Just call me Miss Muffet!  Monday the milkman brought 3 litres of milk for me to have another bash at cheese making. His advice was to just leave the milk in a warm place for a day where it will first become like yoghurt and then curds.  As is the norm in Bulgaria specifics were very vague.  How warm, I asked? He shrugged and said warm like in the sunshine.  Hmm, is that general sunshine (that particular day was a bit cooler than the norm), or blazing hot August sunshine, or literally nuclear explosion centre of the sun type sunshine? Ah well, I thought I'd give it a go.
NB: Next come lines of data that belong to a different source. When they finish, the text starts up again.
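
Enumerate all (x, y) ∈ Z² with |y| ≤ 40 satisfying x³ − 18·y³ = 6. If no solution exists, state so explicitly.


The equation is x³ - 18y³ = 6. For fixed y, x³ = 18·y³ + 6, so a solution requires the RHS to be a perfect cube.
Strategy: iterate y from -40 to 40, compute RHS = 18·y³ + 6, and check whether it is a (positive or negative) perfect cube.
Check small values of y:
  y = 0: RHS = 6 is not a perfect cube.
  y = 1: RHS = 24 is not a perfect cube.
  y = -1: RHS = -12 is not a perfect cube.
  y = 2: RHS = 150 is not a perfect cube.
  y = -2: RHS = -138 is not a perfect cube.
  y = 3: RHS = 492 is not a perfect cube.
  y = -3: RHS = -480 is not a perfect cube.
Continuing the search up to |y| = 40 finds no solutions either.
No (x, y) in the scanned range satisfies the equation.

No integer solutions with |y| ≤ 40.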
To kick start the 'sunshine' I gently heated the milk and then wrapped the saucepan in a towel to keep the heat in. 

Several hours and a few reheatings later there was absolutely no change at all, not even a hint of yoghurty thickening.  Mr Google informed me that if the milk is very fresh it can take days for it to turn this way, and being of the impatient sort I decided to abandon this plan and go for the addition of an acid to separate the curds and whey.  Temperature is the big issue I think with the success (or otherwise) of this, and having no cooking thermometre I can only guess.  So I opted for a 'steaming but not boiling' temperature and then threw in the juice from half a lemon.  Ooooh curds began to form, so I once more wrapped the pan in the towel and left it for a while. 
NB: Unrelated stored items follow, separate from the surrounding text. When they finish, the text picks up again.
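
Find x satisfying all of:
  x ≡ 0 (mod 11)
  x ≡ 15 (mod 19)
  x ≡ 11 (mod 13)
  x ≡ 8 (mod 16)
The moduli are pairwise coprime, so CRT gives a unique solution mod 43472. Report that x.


Product of moduli M = 11 · 19 · 13 · 16 = 43472.
Merge one congruence at a time:
  Start: x ≡ 0 (mod 11).
  Combine with x ≡ 15 (mod 19); new modulus lcm = 209.
    Write x = 0 + 11·t and substitute into x ≡ 15 (mod 19): 11·t ≡ 15 − 0 = 15 (mod 19).
    The inverse of 11 mod 19 is 7 (since 11·7 = 77 = 4·19 + 1), so t ≡ 7·15 = 105 ≡ 10 (mod 19).
    Then x = 0 + 11·10 = 110, valid modulo lcm(11, 19) = 209: x ≡ 110 (mod 209).
  Combine with x ≡ 11 (mod 13); new modulus lcm = 2717.
    Write x = 110 + 209·t and substitute into x ≡ 11 (mod 13): 209·t ≡ 11 − 110 = -99 (mod 13).
    Reduce coefficients mod 13: 1·t ≡ 5 (mod 13).
    So t ≡ 5 (mod 13).
    Then x = 110 + 209·5 = 1155, valid modulo lcm(209, 13) = 2717: x ≡ 1155 (mod 2717).
  Combine with x ≡ 8 (mod 16); new modulus lcm = 43472.
    Write x = 1155 + 2717·t and substitute into x ≡ 8 (mod 16): 2717·t ≡ 8 − 1155 = -1147 (mod 16).
    Reduce coefficients mod 16: 13·t ≡ 5 (mod 16).
    The inverse of 13 mod 16 is 5 (since 13·5 = 65 = 4·16 + 1), so t ≡ 5·5 = 25 ≡ 9 (mod 16).
    Then x = 1155 + 2717·9 = 25608, valid modulo lcm(2717, 16) = 43472: x ≡ 25608 (mod 43472).
Verify against each original: 25608 mod 11 = 0, 25608 mod 19 = 15, 25608 mod 13 = 11, 25608 mod 16 = 8.

x ≡ 25608 (mod 43472).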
Disappointingly there were only a few curds when I checked so I added the other half of lemon which improved the situation but the whey still looked quite milky.  Once more Mr Google was consulted where I came upon the as yet unheard of notion of adding epsom salts!  It seems that this separates the curds and whey very quickly and efficiently, gives a good yield and, if you don't use too much, doesn't affect the taste at all.  Now luckily I have plenty of epsom salts in the shed as I bought a big bag for feeding the tomato plants, so I swiftly dissolved a teaspoon in some water and then poured some of it into the warm milk. Ah, MUCH better! The curds gathered in a lump and the whey was definitely much clearer as it was supposed to be.

Once the curds were all strained out I had quite a nice portion of cottage cheese which had no adverse taste at all.  Success!  From now on I will be making epsom salt cheese I think and they leftover whey still tasted quite sweet and milky, so maybe I could use it up on the cornflakes instead of just dumping it on the compost.

Now Miss Muffet wouldn't be complete without her spider and I have a little tale to tell about one.  It concerns a beautiful, big wasp spider who spun a web on the lemon balm near the front gate and sat there for several weeks.  She really was quite a stunning size and we had the silent agreement that as long as she stayed there, well away from the path, then she was welcome to live in the garden.  Well a few days ago I suddenly noticed her web was looking a little tatty and she wasn't sitting in it.  In addition to that a strange object had appeared on the side of the gate, like a giant seed pod:

Could the two events be connected?  Sure enough a bit of Googling (I'd be completely lost without Google) confirmed that it was indeed the egg sac of the wasp spider, where all the little spiderlings would hatch from but would also then live inside during the winter before leaving home in the spring.  Now I must make it clear at this point that I am no fan of spiders.  I don't mind the spindly daddy long legs type ones as they don't look savage and are useful at catching flies etc in the house, but anything more solid swiftly gets shown the door, and if it can't find the door it has a quick meeting with Mr Shoe.  So what I did next seems a little hard to believe.  Knowing that the gate is about to get demolished in the next week or so to make way for a brand new one, I carefully cut the pod from its webby suspension and went to find a plant over by the wall to attach it to.  Once I'd hung it there it seemed to be swinging around a lot in the slightest breeze so I then went and collected webs donated by various other spiders around the porch and used them to try and bind the pod more securely to its new position.  Yes, I was attempting to save an entire generation of wasp spiders!  I shall keep an eye on the pod and will be intrigued to see what hatches from it and whether I can resist the urge to greet it with a can of Raid.